In general, if we want to estimate some quantity $Q(s)$ from a stream $S$ , we define a guarantee for the random variable estimate $\hat{Q}(s)$ .

Definition: A random variable $\hat{Q}(s)$ has an $(\varepsilon, \delta)$ -guarantee if:

\Pr\left(\frac{|\hat{Q}(s) - Q(s)|}{Q(s)} \le \varepsilon\right) \ge 1 - \delta

Where:

$\varepsilon$ : accuracy or relative error
$\delta$ : failure probability

This can equivalently be written as:

\Pr(|\hat{Q} - Q| \le \varepsilon Q) \ge 1 - \delta

All algorithms in the streaming section will aim to achieve an $(\varepsilon, \delta)$ -guarantee.

Approximate Counting with (ε,δ)-Guarantee

Goal: We want an estimate $\hat{Z}$ of $n$ , such that $\hat{Z}$ has an $(\varepsilon, \delta)$ -guarantee:

\Pr\left(\frac{|\hat{Z} - n|}{n} \le \varepsilon\right) \ge 1 - \delta

Equivalently:

\Pr(|\hat{Z} - n| \le \varepsilon n) \ge 1 - \delta

Morris Counter

Algorithm

Goal: We want to remember an estimate $\hat{Z}$ of $n$ with an $(\varepsilon, \delta)$ -guarantee.

Algorithm:

Start with a counter $C_0 = 0$
When a key $x_{i+1}$ appears, increment $C$ by 1 with probability $\frac{1}{2^{C_i}}$ ; otherwise keep $C$ unchanged
At the end, when asked for the count, return $2^{C_n} - 1$

Theorem:

E(2^{C_n} - 1) = n

\text{Var}(2^{C_n}) \approx \frac{n^2}{2}

Steps to Obtain an (ε,δ)-Guarantee Algorithm

Suppose we want to estimate a quantity $Q$ .
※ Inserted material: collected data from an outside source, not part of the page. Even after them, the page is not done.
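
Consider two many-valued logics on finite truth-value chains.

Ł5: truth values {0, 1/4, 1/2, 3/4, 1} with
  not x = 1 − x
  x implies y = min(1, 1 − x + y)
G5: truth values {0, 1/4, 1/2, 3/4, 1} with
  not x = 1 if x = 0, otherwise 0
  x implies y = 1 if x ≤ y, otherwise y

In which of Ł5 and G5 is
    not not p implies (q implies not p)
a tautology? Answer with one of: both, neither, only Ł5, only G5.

In Ł5: at p = 3/4, q = 3/4 the value is 3/4 — not a tautology.
In G5: at p = 1/4, q = 1/4 the value is 0 — not a tautology.

neither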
Step 1: Find an unbiased estimator

Find an estimate $\hat{Q}$ such that $E(\hat{Q}) = Q$ .

Given independent random variables $X_1, \ldots, X_t$ with $\text{Var}(X_i) = \sigma$ for all $1 \le i \le t$ , consider their average:

Y = \frac{X_1 + X_2 + \cdots + X_t}{t}

To find $\text{Var}(Y)$ , we first note that for the sum $S = X_1 + X_2 + \cdots + X_t$ , variance is additive for independent random variables:

\text{Var}(S) = \text{Var}(X_1) + \text{Var}(X_2) + \cdots + \text{Var}(X_t) = t\sigma

Now, applying the scaling rule $\text{Var}(aX) = a^2 \text{Var}(X)$ :

\text{Var}(Y) = \text{Var}\left(\frac{S}{t}\right) = \left(\frac{1}{t}\right)^2 \text{Var}(S) = \frac{1}{t^2} \cdot t\sigma = \frac{\sigma}{t}

Therefore, averaging $t$ independent copies reduces the variance by a factor of $t$ .

Step 2: Compute variance

Compute $\text{Var}(\hat{Q})$ .

Step 3: Boost (run multiple copies)

Run $t$ independent copies of $\hat{Q}$ : $\hat{Q}_1, \hat{Q}_2, \ldots, \hat{Q}_t$

Return the average:

\hat{P} = \frac{\hat{Q}_1 + \hat{Q}_2 + \cdots + \hat{Q}_t}{t}

Guarantees from boosting:

Unbiasedness: $E(\hat{P}) = Q$
Concentration (by Chebyshev’s inequality):
$\Pr(|\hat{P} - Q| \ge c) \le \frac{\text{Var}(\hat{P})}{c^2} = \frac{\text{Var}(\hat{Q})}{tc^2}$
This shows that by running $t$ copies and averaging, we reduce the variance by a factor of $t$ , giving us a concentration bound that improves with more copies.